Where to start learning about servers and hosting stuff? - toutouastro

I'am a programmer but I'am not really advanced in servers and hosting stuff.<p>I'am afraid if I start a big web app I will not know how to scale since I do not know anything about servers and stuff like that.
so where I can start learning about this stuff ?
======
marinescualex
I agree with dirkdeman, you can't start a big web app overnight - you start
small and learn by doing. Try deploying on a VPS and when you get stuck, you
can ask <http://serverfault.com>. Also I would recommend checking
<http://debian-handbook.info/> for reference (if you're going to deploy a
debian based distribution). Good luck!

------
dirkdeman
You learn by doing, reading tutorials on the internet, by asking questions on
StackOverflow and by making mistakes. Start out small with some basic web
hosting, or play around with a VPS. Get comfortable with using Linux.
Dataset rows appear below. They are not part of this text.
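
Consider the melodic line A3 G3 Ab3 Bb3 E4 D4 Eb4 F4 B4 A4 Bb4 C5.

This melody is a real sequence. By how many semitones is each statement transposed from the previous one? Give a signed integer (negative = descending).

Unit = 4 notes; the statements start on A3, E4, B4, moving up a 5th each time.
A3→E4 is 64 − 57 = 7 semitones.

7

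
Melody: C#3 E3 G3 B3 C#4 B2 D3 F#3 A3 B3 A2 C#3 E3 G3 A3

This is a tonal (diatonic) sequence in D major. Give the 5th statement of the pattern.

F#2 A2 C#3 E3 F#3

The 5-note cells begin on C#3, B2, A2 — each down a 2nd from the last.
Carrying on: G2 → F#2.
From F#2 the diatonic shape gives F#2 A2 C#3 E3 F#3.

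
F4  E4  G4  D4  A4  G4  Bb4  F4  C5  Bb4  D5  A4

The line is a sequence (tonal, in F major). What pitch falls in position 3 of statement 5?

A5

Grouping in 4s, the 3rd note of each cell is G4, Bb4, D5.
Each moves up a 3rd. Continuing: F5 → A5.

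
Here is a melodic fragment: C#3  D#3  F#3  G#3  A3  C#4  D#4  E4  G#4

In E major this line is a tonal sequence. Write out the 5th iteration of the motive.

E5 F#5 A5

With a 3-note motive the entries are C#3, G#3, D#4, each up a 5th from the previous.
Continuing the starts: A4 → E5.
So cell 5 is E5 F#5 A5.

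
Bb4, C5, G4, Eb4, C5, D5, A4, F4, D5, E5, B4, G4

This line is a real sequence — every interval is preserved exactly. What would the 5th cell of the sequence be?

F#5 G#5 D#5 B4

The 4-note cells begin on Bb4, C5, D5 — each up a 2nd from the last.
Continuing the starts: E5 → F#5.
Statement 5 starts on F#5 and keeps the same exact contour: F#5 G#5 D#5 B4.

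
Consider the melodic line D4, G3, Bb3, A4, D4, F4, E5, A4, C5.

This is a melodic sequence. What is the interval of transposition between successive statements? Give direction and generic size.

up a 5th

The 3-note cells begin on D4, A4, E5 — each up a 5th from the last.
D4 to A4 is up a 5th.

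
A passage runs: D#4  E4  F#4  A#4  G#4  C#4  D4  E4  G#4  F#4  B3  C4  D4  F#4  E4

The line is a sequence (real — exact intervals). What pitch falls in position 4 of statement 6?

With 5-note cells, note 4 of each statement runs A#4, G#4, F#4.
Carrying that down a 2nd forward: E4 → D4 → C4.

C4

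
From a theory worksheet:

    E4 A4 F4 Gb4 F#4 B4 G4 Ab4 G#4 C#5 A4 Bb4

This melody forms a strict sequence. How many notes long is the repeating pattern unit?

4

There are 12 notes; a 4-note unit gives 3 cells:
E4 A4 F4 Gb4 | F#4 B4 G4 Ab4 | G#4 C#5 A4 Bb4
Each cell is the previous one up a 2nd — so the unit is 4 notes.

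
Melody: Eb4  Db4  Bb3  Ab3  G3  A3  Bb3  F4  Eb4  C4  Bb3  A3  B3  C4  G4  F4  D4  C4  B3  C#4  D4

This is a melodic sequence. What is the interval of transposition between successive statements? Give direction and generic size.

up a 2nd

With a 7-note motive the entries are Eb4, F4, G4, each up a 2nd from the previous.
Eb4 to F4 is up a 2nd.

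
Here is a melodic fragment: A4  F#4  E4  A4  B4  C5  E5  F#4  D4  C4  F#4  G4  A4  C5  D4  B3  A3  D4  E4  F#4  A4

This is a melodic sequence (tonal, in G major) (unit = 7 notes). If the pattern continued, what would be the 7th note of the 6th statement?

B3

The unit is 7 notes. Position-7 pitches of the 3 shown cells: E5, C5, A4.
Each moves down a 3rd. Continuing: F#4 → D4 → B3.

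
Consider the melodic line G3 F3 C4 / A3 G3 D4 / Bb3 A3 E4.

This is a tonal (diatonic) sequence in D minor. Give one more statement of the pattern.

The 3-note cells begin on G3, A3, Bb3 — each up a 2nd from the last.
From C4 the diatonic shape gives C4 Bb3 F4.

C4 Bb3 F4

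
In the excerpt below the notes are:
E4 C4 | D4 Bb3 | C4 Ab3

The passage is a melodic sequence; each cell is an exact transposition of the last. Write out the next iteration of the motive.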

Or
tinker around with Amazon Web Services (free for the first year!)But really,
don't worry about scaling too much. You don't just start a big web app, even
Facebook took a couple of years to get to a size where they had to worry about
scaling.

------
dholowiski
Just do it, + google. I can't think of any better way. If you're leaning
towards Red Hat/CentOS, then an RHEL Certification book will fill in a lot of
knowlege holes. Always keep a Amazon AWS micro-instance or a local Linux
server to mess around on.